(forgive me if you’ve already heard this.)
For a lesson in time management, a professor places a 3-foot Plexiglas cylinder on the desk and explains that the space inside the cylinder represents the time available to us on any given day.
He proceeds to fill it with large rocks. When it’s filled, he asks the students: Is the glass filled?
Some say yes, some say no.
He then proceeds to add coarse gravel, which fills the space between the rocks.
“Now is it filled?”
Most of the students say, “Yes.”
He then takes fine sand and pours that in, and the sand filters in between the gravel and the rocks.
“NOW is it filled?”
The students, suspecting a trick, do not answer.
The professor then takes a pitcher of water and pours it into the cylinder.
“Now is it filled?”
The universal agreement is that, yes, now the cylinder is filled.
So then the professor then asks, “What’s the lesson to be learned here?”
One student says, “That even when you believe you have no time left in your day, you can always fit in one more thing.”
“Wrong,” says the professor. “The lesson is: put your big rocks in first.”

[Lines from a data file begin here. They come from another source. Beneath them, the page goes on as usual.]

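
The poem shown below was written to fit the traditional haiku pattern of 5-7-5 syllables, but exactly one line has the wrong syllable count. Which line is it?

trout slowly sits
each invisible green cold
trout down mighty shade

Line 1: trout(1) + slowly(2) + sits(1) = 4 (expected 5)
Line 2: each(1) + invisible(4) + green(1) + cold(1) = 7 ✓
Line 3: trout(1) + down(1) + mighty(2) + shade(1) = 5 ✓

Line 1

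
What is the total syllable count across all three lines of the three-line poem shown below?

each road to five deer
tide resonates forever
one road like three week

17

Line 1: each(1) + road(1) + to(1) + five(1) + deer(1) = 5
Line 2: tide(1) + resonates(3) + forever(3) = 7
Line 3: one(1) + road(1) + like(1) + three(1) + week(1) = 5
Total: 5 + 7 + 5 = 17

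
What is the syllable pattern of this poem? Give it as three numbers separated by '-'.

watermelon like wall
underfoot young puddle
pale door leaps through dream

Line 1: watermelon(4) + like(1) + wall(1) = 6
Line 2: underfoot(3) + young(1) + puddle(2) = 6
Line 3: pale(1) + door(1) + leaps(1) + through(1) + dream(1) = 5

6-6-5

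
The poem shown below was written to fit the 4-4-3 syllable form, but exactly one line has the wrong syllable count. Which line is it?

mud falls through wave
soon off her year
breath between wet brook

Line 1: mud(1) + falls(1) + through(1) + wave(1) = 4 ✓
Line 2: soon(1) + off(1) + her(1) + year(1) = 4 ✓
Line 3: breath(1) + between(2) + wet(1) + brook(1) = 5 (expected 3)

Line 3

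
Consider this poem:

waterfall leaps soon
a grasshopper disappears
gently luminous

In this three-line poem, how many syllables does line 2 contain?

Line 2: a (1), grasshopper (3), disappears (3) → 7

7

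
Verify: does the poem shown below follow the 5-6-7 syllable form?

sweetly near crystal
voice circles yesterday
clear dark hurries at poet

Line 1: "sweetly near crystal": 2+1+2 = 5 ✓
Line 2: "voice circles yesterday": 1+2+3 = 6 ✓
Line 3: "clear dark hurries at poet": 1+1+2+1+2 = 7 ✓

Yes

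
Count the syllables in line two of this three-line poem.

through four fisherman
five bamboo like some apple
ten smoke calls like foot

Line two: "five bamboo like some apple": 1+2+1+1+2 = 7

7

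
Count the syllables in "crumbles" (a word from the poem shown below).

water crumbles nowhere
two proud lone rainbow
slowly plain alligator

2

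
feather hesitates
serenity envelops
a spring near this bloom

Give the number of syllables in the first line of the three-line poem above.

The first line: feather (2), hesitates (3) → 5

5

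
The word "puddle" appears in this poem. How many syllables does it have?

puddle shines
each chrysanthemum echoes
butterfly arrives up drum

2

"puddle" has 2 syllables.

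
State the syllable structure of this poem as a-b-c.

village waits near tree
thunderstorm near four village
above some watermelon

5-7-7

Line 1: village(2) + waits(1) + near(1) + tree(1) = 5
Line 2: thunderstorm(3) + near(1) + four(1) + village(2) = 7
Line 3: above(2) + some(1) + watermelon(4) = 7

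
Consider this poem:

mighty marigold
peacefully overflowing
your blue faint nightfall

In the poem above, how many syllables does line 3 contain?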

What are your big rocks? What are those things you must do every day in order to achieve your biggest, most important, most critical-to-your-happiness, dreams?
What do you have to do every day in order to run a marathon, or write a novel, or lose 25 pounds, or play a Beethoven sonata? Those are your “big rock” activities. They have to be priority one.
For me, my big rocks are my mediation practice, my 6 pages of scribble in my paper journal, my exercise/yoga practice and this blog.
The gravel comes next. For me, it’s reading books (feeding the muse), taking care of my business, my animals, and my home.
The sand and the water are the fun and the “fluff” of movies, TV, the Internet, parties and all essential wackadoo stuff that gives my life sparkle.
I can’t do without any of it, but the big rocks have to go in first.